OPUS People Solutions stands out in this regard. As a Local Authority Trading Company (LATCo), OPUS reinvests profits back into the sector, demonstrating a genuine commitment to public service outcomes. Their ethos is rooted in collaboration, transparency, and long-term value not short-term margins.
Reed and Hays also bring strong credentials, with robust ESG (Environmental, Social and Governance) commitments and deep experience in local authority recruitment. Their understanding of the sector’s challenges from social care staffing to regeneration and planning enables them to tailor solutions that reflect the realities councils face.

2. Effective Delivery Vehicle
Even the most values-led MSP will falter without a well-oiled delivery mechanism. This means having a supply chain that is:
Well-managed, with clear terms and conditions
Responsive, with high fulfilment rates and low time-to-hire
Compliant, with robust off-contract controls
A good MSP ensures that suppliers are not just onboarded, but actively engaged. They monitor performance, enforce standards, and maintain agility in response to changing demand. However, this system can be undermined by poor account management. Territorial behaviours, siloed thinking, and a lack of partnership mindset are red flags. An MSP must foster collaboration not control. When account managers become gatekeepers rather than enablers, the entire model suffers. Councils need MSPs who empower their supply chain, not stifle it.

3. People Who Make It Work
Ultimately, the success of an MSP comes down to people. The individuals who manage relationships, solve problems, and drive innovation are the linchpins of the model.
Professionals like Mohammed Akuji (Reed) and Ben Dixon (OPUS) exemplify what good looks like. They build trust with suppliers, understand the nuances of council culture, and bring strategic thinking to every interaction. Their ability to balance operational delivery with consultative support makes them invaluable partners to local authorities. These are not just recruiters they are workforce architects. They help councils navigate complexity, reduce spend, and build sustainable teams. Their presence elevates the MSP from a transactional service to a transformative force.
Conclusion: The Path Forward: Strategic Partnerships Over Transactional Models
The current recruitment model in local government is fundamentally broken. It is dominated by interim hires, driven by short-term fixes, and haemorrhaging public money through uncontrolled off-contract spend. Councils are operating in a reactive cycle plugging gaps rather than building sustainable teams and the result is a workforce strategy that lacks coherence, resilience, and long-term value.

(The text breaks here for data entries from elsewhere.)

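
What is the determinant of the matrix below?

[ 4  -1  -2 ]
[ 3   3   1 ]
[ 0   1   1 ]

5

Expand along row 3:
  − 1 · |4 -2; 3 1| = −1·(4 − (-6)) = -10
  + 1 · |4 -1; 3 3| = 1·(12 − (-3)) = 15
Sum: (-10) + (15) = 5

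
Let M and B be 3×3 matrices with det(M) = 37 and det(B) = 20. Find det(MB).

det(MB) = det(M)·det(B) = (37)·(20) = 740

The determinant is 740.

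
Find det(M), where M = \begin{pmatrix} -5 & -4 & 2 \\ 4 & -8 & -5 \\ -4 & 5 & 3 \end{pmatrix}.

-61

Expand along row 1:
  + (-5) · |-8 -5; 5 3| = (-5)·(-24 − (-25)) = -5
  − (-4) · |4 -5; -4 3| = −(-4)·(12 − 20) = -32
  + 2 · |4 -8; -4 5| = 2·(20 − 32) = -24
Sum: (-5) + (-32) + (-24) = -61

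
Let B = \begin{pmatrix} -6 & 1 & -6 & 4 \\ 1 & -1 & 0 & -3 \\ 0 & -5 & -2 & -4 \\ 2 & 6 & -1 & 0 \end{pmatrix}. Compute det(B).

|B| = 202

Expand along row 2 (it has 1 zero):
  − (1) · M_21   where M_21 = det([1 -6 4; -5 -2 -4; 6 -1 0]) = 208
  + (-1) · M_22   where M_22 = det([-6 -6 4; 0 -2 -4; 2 -1 0]) = 88
  + (-3) · M_24   where M_24 = det([-6 1 -6; 0 -5 -2; 2 6 -1]) = -166
det = (-1)·(1)·(208) + (+1)·(-1)·(88) + (+1)·(-3)·(-166) = 202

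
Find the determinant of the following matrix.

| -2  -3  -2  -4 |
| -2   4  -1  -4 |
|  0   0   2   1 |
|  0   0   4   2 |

0

The matrix is block upper-triangular with a 2×2 block and a 2×2 block on the diagonal, so its determinant equals the product of the determinants of the diagonal blocks.
det of the 2×2 block = -14
det of the 2×2 block = 0
det = (-14)·(0) = 0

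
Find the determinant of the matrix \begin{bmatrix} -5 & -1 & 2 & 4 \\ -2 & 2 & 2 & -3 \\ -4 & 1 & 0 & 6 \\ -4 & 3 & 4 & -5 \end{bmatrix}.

10

Expand along row 3 (it has 1 zero):
  + (-4) · M_31   where M_31 = det([-1 2 4; 2 2 -3; 3 4 -5]) = 8
  − (1) · M_32   where M_32 = det([-5 2 4; -2 2 -3; -4 4 -5]) = -6
  − (6) · M_34   where M_34 = det([-5 -1 2; -2 2 2; -4 3 4]) = -6
det = (+1)·(-4)·(8) + (-1)·(1)·(-6) + (-1)·(6)·(-6) = 10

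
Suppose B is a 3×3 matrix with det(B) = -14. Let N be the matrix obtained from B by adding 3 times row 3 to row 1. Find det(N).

|N| = -14

Adding a multiple of one row to another leaves the determinant unchanged.
det(N) = (1)·(-14) = -14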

To move forward, councils need more than just a supplier. They need a mechanism to track and control agency spend with precision and transparency. They need a partner who can help them transition away from interim dependency and towards a permanent, values-aligned workforce. And they need a Managed Service Provider that delivers not only speed and cost-efficiency, but also strategic insight, cultural alignment, and genuine support for organisational transformation.
Neutral Service Providers and fragmented supply chains may offer breadth, but they rarely offer depth. The future lies in MSPs but not just any MSP. The sector needs MSPs that understand local government, share its values, and are committed to helping councils operate differently. MSPs that go beyond transactional fulfilment and instead act as strategic enablers, workforce architects, and trusted partners. The answer from the Truth About Local Government is clear:
MSPs are the way forward but only those that add the value the sector needs.